The combination is what makes a session feel continuous past the model’s nominal context limit. The user perceives “Claude remembered what we were doing two hours ago”. The reality is a compacted summary of the early session, a tail of recent turns intact, and a cache hit on the front of the request. The illusion of memory is a stack of small, deterministic choices about which bytes to keep, which to compress, and which to pin.
8. What makes a harness good
The loop is trivial. The thirty lines in §2 give you a working agent that reads files, runs commands, and edits code. What makes Claude Code or Codex CLI a better product is everything around the loop.
What moves the needle:
Tool descriptions. The highest-impact knob in the whole system. A tool with a fifty-word description gets called erratically: too often, too rarely, with wrong arguments. The same tool with three hundred well-chosen words about when to use it, what to avoid, and how to format inputs gets called well. Claude Code’s Bash description runs to several hundred lines, much of it about which dedicated tool to prefer instead. That is not bureaucracy. It is the documented behavior of the product encoded where the model can actually see it.
[[3-Topics/AI & ML/A Guide to Effective LLM Prompting/Index|System prompt]]. Where the harness teaches the model how to behave in this particular product. Voice, output format, when to clarify versus proceed, which tools to prefer, when to use subagents. “Don’t add comments unless asked”, “after editing a UI component, take a screenshot in the browser”, “check Read before Edit” all live here. The system prompt is the product’s personality, written in English.
Permission UX. A harness that asks the wrong questions makes scary things feel safe and safe things feel exhausting. Good permission UX is mostly about the smallest interruption that still gives the user real control: scope (allow once, allow for the session, allow always), match precision (this exact command versus this command family), and recoverability (denied tool calls should let the model adapt, not crash).
Subagent affordances. A library of pre-defined agent types, each with a curated system prompt and tool subset, gives the parent a vocabulary for “here is a unit of work I can hand off”. A harness with one generic subagent and a harness with twelve specialized ones are different products even though the underlying recursion is identical.

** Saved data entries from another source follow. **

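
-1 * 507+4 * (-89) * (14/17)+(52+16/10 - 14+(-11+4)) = -65244/85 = -767.58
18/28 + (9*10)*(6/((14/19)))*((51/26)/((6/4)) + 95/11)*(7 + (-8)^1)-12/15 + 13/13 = -72940163/10010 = -7286.73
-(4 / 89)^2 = -16 / 7921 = -0.00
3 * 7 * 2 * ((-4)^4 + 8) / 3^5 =1232 / 27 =45.63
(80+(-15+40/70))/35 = 1.87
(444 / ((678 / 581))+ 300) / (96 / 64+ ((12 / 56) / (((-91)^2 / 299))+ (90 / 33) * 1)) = 3771573806 / 23472699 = 160.68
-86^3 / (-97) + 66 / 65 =41350042 / 6305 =6558.29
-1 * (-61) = 61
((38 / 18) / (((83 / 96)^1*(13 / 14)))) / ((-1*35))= -1216 / 16185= -0.08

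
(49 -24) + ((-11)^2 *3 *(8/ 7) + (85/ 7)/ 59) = 181746/ 413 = 440.06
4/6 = 2/3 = 0.67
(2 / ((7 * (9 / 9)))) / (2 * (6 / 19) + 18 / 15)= 95 / 609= 0.16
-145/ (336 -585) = 145/ 249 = 0.58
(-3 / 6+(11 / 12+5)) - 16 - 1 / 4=-65 / 6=-10.83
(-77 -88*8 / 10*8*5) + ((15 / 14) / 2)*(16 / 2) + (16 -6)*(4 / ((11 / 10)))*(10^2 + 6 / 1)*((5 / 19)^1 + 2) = 8536211 / 1463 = 5834.73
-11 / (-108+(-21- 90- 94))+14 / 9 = 4481 / 2817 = 1.59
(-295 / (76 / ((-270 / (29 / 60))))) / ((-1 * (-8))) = 597375 / 2204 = 271.04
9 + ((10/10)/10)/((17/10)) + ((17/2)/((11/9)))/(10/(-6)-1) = 19301/2992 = 6.45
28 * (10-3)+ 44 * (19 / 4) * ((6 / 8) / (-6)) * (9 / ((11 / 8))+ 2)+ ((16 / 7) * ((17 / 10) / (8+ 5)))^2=-22491741 / 828100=-27.16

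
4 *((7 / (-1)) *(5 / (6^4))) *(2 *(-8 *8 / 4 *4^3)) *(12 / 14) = 5120 / 27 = 189.63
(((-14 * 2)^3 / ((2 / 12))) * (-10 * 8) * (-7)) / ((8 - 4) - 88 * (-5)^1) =-6146560 / 37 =-166123.24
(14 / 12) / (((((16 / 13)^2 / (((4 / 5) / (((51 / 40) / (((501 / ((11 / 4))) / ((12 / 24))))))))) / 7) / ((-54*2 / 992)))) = -12446343 / 92752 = -134.19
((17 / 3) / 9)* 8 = 136 / 27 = 5.04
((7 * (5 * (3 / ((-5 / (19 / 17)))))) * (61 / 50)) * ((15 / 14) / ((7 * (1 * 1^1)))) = -10431 / 2380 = -4.38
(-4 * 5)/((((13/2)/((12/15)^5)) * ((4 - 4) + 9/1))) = -8192/73125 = -0.11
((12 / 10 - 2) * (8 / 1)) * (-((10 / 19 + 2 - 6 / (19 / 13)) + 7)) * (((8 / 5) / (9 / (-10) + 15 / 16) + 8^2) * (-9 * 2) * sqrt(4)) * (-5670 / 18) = 797368320 / 19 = 41966753.68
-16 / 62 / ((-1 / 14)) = 112 / 31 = 3.61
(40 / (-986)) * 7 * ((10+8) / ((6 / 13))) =-11.08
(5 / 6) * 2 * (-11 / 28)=-55 / 84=-0.65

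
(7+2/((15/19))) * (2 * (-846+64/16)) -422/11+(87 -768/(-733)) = -1935658111/120945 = -16004.45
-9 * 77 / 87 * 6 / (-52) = 693 / 754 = 0.92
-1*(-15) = 15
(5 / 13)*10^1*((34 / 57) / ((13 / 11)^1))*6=37400 / 3211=11.65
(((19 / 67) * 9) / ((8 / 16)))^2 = 116964 / 4489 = 26.06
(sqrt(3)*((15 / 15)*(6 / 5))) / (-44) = -3*sqrt(3) / 110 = -0.05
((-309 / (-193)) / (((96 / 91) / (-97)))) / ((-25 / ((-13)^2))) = 153651589 / 154400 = 995.15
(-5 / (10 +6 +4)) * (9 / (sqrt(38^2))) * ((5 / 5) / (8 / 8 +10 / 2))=-3 / 304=-0.01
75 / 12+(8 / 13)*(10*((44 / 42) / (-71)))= 477535 / 77532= 6.16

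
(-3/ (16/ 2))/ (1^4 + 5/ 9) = -27/ 112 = -0.24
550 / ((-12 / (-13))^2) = 645.49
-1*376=-376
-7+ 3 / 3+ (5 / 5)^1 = -5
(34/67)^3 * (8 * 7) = 7.32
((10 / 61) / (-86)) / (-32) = 5 / 83936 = 0.00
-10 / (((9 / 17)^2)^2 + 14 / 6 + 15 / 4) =-2004504 / 1235153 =-1.62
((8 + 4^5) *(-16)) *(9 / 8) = -18576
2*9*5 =90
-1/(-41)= 1/41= 0.02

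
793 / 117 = 61 / 9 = 6.78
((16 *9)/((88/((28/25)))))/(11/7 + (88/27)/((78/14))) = 3714984/4371125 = 0.85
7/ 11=0.64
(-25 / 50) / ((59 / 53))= -53 / 118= -0.45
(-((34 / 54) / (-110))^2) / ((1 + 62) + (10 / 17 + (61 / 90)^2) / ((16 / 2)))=-39304 / 75734567073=-0.00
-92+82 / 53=-4794 / 53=-90.45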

Context engineering. Cache anchoring, compaction strategy, what goes in the system prompt versus the first user message, when to inject git status, when to refresh project memory. Invisible until it isn’t, and then you notice the session getting confused, expensive, or slow.
Tool quality. Edit refusing to operate on a file the model has not read prevents a whole class of error. Read returning line-numbered output makes Edit more reliable. Each tool is a small piece of interface design between the model and the host machine, and the cumulative quality of those interfaces is what makes the harness feel “smart”.

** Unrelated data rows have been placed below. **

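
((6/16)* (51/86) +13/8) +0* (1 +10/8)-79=-77.15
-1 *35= -35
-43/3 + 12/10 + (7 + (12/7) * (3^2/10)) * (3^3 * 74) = 1790827/105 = 17055.50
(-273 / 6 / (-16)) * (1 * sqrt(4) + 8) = 455 / 16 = 28.44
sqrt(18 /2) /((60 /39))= 39 /20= 1.95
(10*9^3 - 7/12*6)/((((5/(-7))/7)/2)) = -714077/5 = -142815.40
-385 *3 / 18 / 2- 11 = -517 / 12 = -43.08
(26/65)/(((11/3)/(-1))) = -6/55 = -0.11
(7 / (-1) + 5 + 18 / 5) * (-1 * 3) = -24 / 5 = -4.80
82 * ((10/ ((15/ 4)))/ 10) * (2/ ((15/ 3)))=656/ 75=8.75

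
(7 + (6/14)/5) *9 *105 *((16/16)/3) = 2232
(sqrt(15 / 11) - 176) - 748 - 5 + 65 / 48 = -44527 / 48 + sqrt(165) / 11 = -926.48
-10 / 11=-0.91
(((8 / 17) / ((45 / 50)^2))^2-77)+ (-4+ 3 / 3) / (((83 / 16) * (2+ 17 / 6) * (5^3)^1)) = -76.66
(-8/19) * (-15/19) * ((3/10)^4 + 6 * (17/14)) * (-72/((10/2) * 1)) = -55141236/1579375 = -34.91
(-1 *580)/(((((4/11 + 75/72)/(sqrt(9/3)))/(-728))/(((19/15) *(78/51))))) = 524446208 *sqrt(3)/901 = 1008177.00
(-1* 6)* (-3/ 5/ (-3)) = -6/ 5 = -1.20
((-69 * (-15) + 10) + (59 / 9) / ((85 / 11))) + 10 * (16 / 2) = 861274 / 765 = 1125.85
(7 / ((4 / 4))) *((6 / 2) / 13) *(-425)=-8925 / 13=-686.54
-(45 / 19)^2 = -2025 / 361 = -5.61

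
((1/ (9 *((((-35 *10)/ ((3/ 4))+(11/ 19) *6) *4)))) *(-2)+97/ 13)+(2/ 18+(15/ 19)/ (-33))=9747192425/ 1291216212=7.55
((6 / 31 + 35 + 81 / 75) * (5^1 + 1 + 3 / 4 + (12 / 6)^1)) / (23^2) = 49196 / 81995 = 0.60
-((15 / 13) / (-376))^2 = -225 / 23892544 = -0.00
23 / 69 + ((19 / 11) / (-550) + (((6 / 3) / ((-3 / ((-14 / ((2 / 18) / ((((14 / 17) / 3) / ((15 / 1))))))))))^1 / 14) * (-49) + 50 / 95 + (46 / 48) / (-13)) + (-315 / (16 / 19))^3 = -8169303119490983909 / 156081868800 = -52339859.73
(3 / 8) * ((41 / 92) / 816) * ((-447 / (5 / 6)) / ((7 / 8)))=-54981 / 437920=-0.13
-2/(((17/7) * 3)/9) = -42/17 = -2.47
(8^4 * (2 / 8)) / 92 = 256 / 23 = 11.13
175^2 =30625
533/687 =0.78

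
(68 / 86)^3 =39304 / 79507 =0.49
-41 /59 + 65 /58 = 1457 /3422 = 0.43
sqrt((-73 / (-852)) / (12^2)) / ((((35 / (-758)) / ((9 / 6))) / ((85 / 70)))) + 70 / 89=70 / 89 - 6443 * sqrt(15549) / 834960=-0.18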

The model. None of the above matters if the model can’t follow instructions, can’t plan over multiple steps, or can’t reason about its own tool calls. A great harness on a weak model is a frustrating product. The same harness on a strong model is the thing you keep open all day.
Coding harnesses aren’t simple. The surface area you imagined as one indivisible magical thing decomposes into a stack of small, comprehensible engineering choices. The loop is the boring part. The interface design around the loop is where the work goes, and where the differences between products live.